Aku mencium lembut keningnya. Perasaan Mu Zi yang begitu dalam kepadaku sangat mengguncang hatiku.
“Mu Zi, tolong berhenti menangis. Aku pasti akan melakukan yang terbaik. Kita akan menyelesaikan situasi dengan Hai Shui secara alami. Jika kita ditakdirkan untuk bersama, maka tidak ada yang akan memisahkan kita. Saat ini aku tidak bisa memberinya harapan palsu, tetapi jika dia bersedia memberiku kesempatan setelah menyingkirkan ras Monster, aku pasti akan mengejarnya. Aku akan mengajak kalian berdua berkeliling benua, oke?”
Mu Zi tidak mengatakan apa pun dan hanya diam bersandar di dadaku. Semangatku bangkit setelah hembusan angin lembut berlalu. Hal terpenting yang perlu kulakukan sekarang adalah segera menerima warisan Dewa Bercahaya. Dengan begitu, aku akan memiliki kekuatan yang cukup untuk melindungi orang-orang yang kucintai. ‘Raja Dewa! Misi yang kau tinggalkan untukku sungguh terlalu berat.’
Tidak hanya menghabiskan beberapa hari berikutnya menemani kelima tetua dalam melatih Pasukan Pelindung Dewa, aku juga menghabiskan sebagian besar waktu bersama Mu Zi dan teman-teman kami. Sudah lama sekali aku tidak merasa sebebas dan semeriah ini. Aku tidak tahu apa yang akan terjadi ketika aku menerima warisan Dewa Bercahaya, tetapi saat itu, aku bahagia. Kami hampir menjelajahi seluruh pegunungan. Aku tidak menyebutkan apa pun tentang warisan Dewa Bercahaya kepada siapa pun selama bulan lalu karena aku tidak ingin mereka khawatir tentangku, terutama Mu Zi.
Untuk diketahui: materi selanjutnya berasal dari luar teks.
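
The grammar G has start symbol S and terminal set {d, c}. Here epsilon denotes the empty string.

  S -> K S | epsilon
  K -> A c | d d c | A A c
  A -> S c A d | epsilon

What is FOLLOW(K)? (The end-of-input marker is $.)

{$, c, d}

FIRST(S) = {epsilon, c, d}  (via K S)
FIRST(A) = {epsilon, c, d}  (via S c A d)
FIRST(K) = {c, d}  (via A c, A A c)
FOLLOW(S) includes $ since S is the start symbol.
FOLLOW(S): in S->K S, the suffix after S is empty (adds nothing new); in A->S c A d, S is followed by c A d with FIRST {c}. Thus FOLLOW(S) = {$, c}.
FOLLOW(K): in S->K S, K is followed by S with FIRST {epsilon, c, d}; in S->K S, the suffix after K is nullable, so FOLLOW(K) ⊇ FOLLOW(S) = {$, c}. Thus FOLLOW(K) = {$, c, d}.
FOLLOW(A): in K->A c, A is followed by c with FIRST {c}; in K->A A c (occurrence 1), A is followed by A c with FIRST {c, d}; in K->A A c (occurrence 2), A is followed by c with FIRST {c}; in A->S c A d, A is followed by d with FIRST {d}. Thus FOLLOW(A) = {c, d}.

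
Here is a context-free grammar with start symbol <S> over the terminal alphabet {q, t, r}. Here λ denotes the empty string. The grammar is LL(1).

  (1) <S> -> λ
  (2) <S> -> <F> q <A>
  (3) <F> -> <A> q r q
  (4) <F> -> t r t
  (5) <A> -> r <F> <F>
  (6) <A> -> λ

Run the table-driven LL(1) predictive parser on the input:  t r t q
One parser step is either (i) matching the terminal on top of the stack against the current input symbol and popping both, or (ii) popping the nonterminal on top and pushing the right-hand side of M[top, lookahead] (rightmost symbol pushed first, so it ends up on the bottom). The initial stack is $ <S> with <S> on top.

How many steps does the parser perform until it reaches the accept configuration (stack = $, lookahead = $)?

7

     Stack          Input      Action
  1  $ <S>          t r t q $  expand <S> -> <F> q <A>
  2  $ <A> q <F>    t r t q $  expand <F> -> t r t
  3  $ <A> q t r t  t r t q $  match t
  4  $ <A> q t r    r t q $    match r
  5  $ <A> q t      t q $      match t
  6  $ <A> q        q $        match q
  7  $ <A>          $          expand <A> -> λ
Accept reached after 7 steps.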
Dia benar-benar bahagia beberapa hari ini dan aku senang melihatnya bahagia. Penampilanku yang jelek masih menjadi kelemahanku, jadi aku tidak berani berdiri di tepi sungai atau bercermin.
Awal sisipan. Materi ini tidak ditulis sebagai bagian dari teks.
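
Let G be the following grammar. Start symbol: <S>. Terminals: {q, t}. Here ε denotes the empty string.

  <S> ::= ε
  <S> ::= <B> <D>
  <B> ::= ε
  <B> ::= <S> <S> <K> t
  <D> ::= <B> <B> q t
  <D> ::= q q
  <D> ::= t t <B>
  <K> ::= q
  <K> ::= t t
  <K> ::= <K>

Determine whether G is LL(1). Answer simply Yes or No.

FIRST(<S>) = {ε, q, t}
FIRST(<B>) = {ε, q, t}
FIRST(<D>) = {q, t}
FIRST(<K>) = {q, t}
FOLLOW(<S>) = {$, q, t}
FOLLOW(<B>) = {$, q, t}
FOLLOW(<D>) = {$, q, t}
FOLLOW(<K>) = {t}
Cell M[<B>, q] receives both <B> ::= ε and <B> ::= <S> <S> <K> t — the grammar is not LL(1).

No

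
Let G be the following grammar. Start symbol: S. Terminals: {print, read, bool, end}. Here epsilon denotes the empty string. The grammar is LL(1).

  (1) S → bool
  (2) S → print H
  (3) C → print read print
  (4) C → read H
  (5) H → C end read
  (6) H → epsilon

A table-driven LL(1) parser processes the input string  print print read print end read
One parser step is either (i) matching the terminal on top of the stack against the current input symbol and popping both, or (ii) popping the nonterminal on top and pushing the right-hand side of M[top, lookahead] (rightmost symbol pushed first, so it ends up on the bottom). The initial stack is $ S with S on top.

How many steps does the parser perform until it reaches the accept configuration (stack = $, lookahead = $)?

9

step 1: stack=$ S  input=print print read print end read $  — expand S → print H
step 2: stack=$ H print  input=print print read print end read $  — match print
step 3: stack=$ H  input=print read print end read $  — expand H → C end read
step 4: stack=$ read end C  input=print read print end read $  — expand C → print read print
step 5: stack=$ read end print read print  input=print read print end read $  — match print
step 6: stack=$ read end print read  input=read print end read $  — match read
step 7: stack=$ read end print  input=print end read $  — match print
step 8: stack=$ read end  input=end read $  — match end
step 9: stack=$ read  input=read $  — match read
Accept reached after 9 steps.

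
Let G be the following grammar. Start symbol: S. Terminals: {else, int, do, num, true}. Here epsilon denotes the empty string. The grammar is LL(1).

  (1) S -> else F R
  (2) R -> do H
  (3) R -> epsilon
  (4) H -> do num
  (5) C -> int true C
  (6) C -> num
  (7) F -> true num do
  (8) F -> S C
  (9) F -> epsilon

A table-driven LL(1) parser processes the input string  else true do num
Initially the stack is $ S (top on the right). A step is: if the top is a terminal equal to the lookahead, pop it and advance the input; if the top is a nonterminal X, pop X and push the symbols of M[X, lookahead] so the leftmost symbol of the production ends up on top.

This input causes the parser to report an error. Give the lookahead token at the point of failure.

     Stack            Input               Action
  1  $ S              else true do num $  expand S -> else F R
  2  $ R F else       else true do num $  match else
  3  $ R F            true do num $       expand F -> true num do
  4  $ R do num true  true do num $       match true
  5  $ R do num       do num $            error: top is terminal num but lookahead is do

do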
Empat puluh enam hari berlalu dengan cepat. Aku tahu bahwa keterbatasan waktu tidak akan lagi memungkinkanku untuk terus bersenang-senang. Aku harus melakukan apa yang perlu dilakukan dan memenuhi tanggung jawabku.
Langit masih gelap gulita ketika aku duduk di tempat tidurku. Aku telah menerangi ruangan dengan mantra peneranganku. Aku tidak banyak tidur malam ini karena harus pergi. Aku sengaja menemani Mu Zi semalam. Sudah lama sekali sejak aku menulis surat cinta untuk Mu Zi. Karena aku akan pergi, aku akan menulis surat untuknya.
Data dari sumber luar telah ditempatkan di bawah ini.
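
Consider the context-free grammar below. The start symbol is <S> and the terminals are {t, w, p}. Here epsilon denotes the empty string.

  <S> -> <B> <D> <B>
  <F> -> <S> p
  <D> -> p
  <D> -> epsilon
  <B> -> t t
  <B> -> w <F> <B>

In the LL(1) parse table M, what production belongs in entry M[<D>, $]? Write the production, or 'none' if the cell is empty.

none

FIRST(<D>) = {epsilon, p}
FIRST(<B>) = {t, w}
FIRST(<S>) = {t, w}  (via <B> <D> <B>)
FIRST(<F>) = {t, w}  (via <S> p)
FOLLOW(<S>) includes $ since <S> is the start symbol.
FOLLOW(<D>): in <S>-><B> <D> <B>, <D> is followed by <B> with FIRST {t, w}. Thus FOLLOW(<D>) = {t, w}.
For <D> -> p: FIRST(p) = {p}, so it goes in M[<D>, t] for t ∈ {p}.
For <D> -> epsilon: FIRST(epsilon) = {epsilon}, so it goes in M[<D>, t] for t ∈ {}; since epsilon ∈ FIRST, also for every t ∈ FOLLOW(<D>) = {t, w}.
None of these place a production in M[<D>, $].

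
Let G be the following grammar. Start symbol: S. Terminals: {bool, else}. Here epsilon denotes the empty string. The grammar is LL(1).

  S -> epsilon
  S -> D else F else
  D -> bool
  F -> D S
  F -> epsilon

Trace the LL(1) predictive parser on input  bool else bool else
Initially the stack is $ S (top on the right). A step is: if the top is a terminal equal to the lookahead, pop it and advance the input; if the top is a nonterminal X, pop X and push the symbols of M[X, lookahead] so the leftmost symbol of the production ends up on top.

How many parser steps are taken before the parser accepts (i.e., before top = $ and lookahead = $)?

     Stack               Input                  Action
  1  $ S                 bool else bool else $  expand S -> D else F else
  2  $ else F else D     bool else bool else $  expand D -> bool
  3  $ else F else bool  bool else bool else $  match bool
  4  $ else F else       else bool else $       match else
  5  $ else F            bool else $            expand F -> D S
  6  $ else S D          bool else $            expand D -> bool
  7  $ else S bool       bool else $            match bool
  8  $ else S            else $                 expand S -> epsilon
  9  $ else              else $                 match else
Accept reached after 9 steps.

9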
Aku mengeluarkan kertas dan pena dari kantongku. Butuh waktu lama bagiku untuk fokus karena aku benar-benar tidak ingin pergi! Langit semakin terang saat aku melihat ke luar jendela, untuk melihat apakah fajar sudah tiba. Jika aku terus berlama-lama, aku harus melihat keengganan di wajah semua orang saat aku pergi dan aku tidak ingin keengganan mereka memengaruhi hatiku yang bimbang. Aku mengertakkan gigi dan mengeluarkan pena untuk segera menulis surat pendek.
Aku meletakkan surat itu di bawah lampu di atas meja setelah melipatnya. Aku menghela napas sebelum memasukkan semua barang pribadiku ke dalam kantong ruangku. Aku tidak berencana membawa Xiao Jin kali ini. Jika ras Monster memulai serangan mereka terhadap berbagai ras sementara aku masih menerima Warisan Dewa Bercahaya, Xiao Jin bisa menggantikanku untuk membantu kelompok tersebut.
Aku dengan hati-hati menarik aura tubuhku saat aku menyelinap keluar ruangan dengan tongkat Sukrad di tangan.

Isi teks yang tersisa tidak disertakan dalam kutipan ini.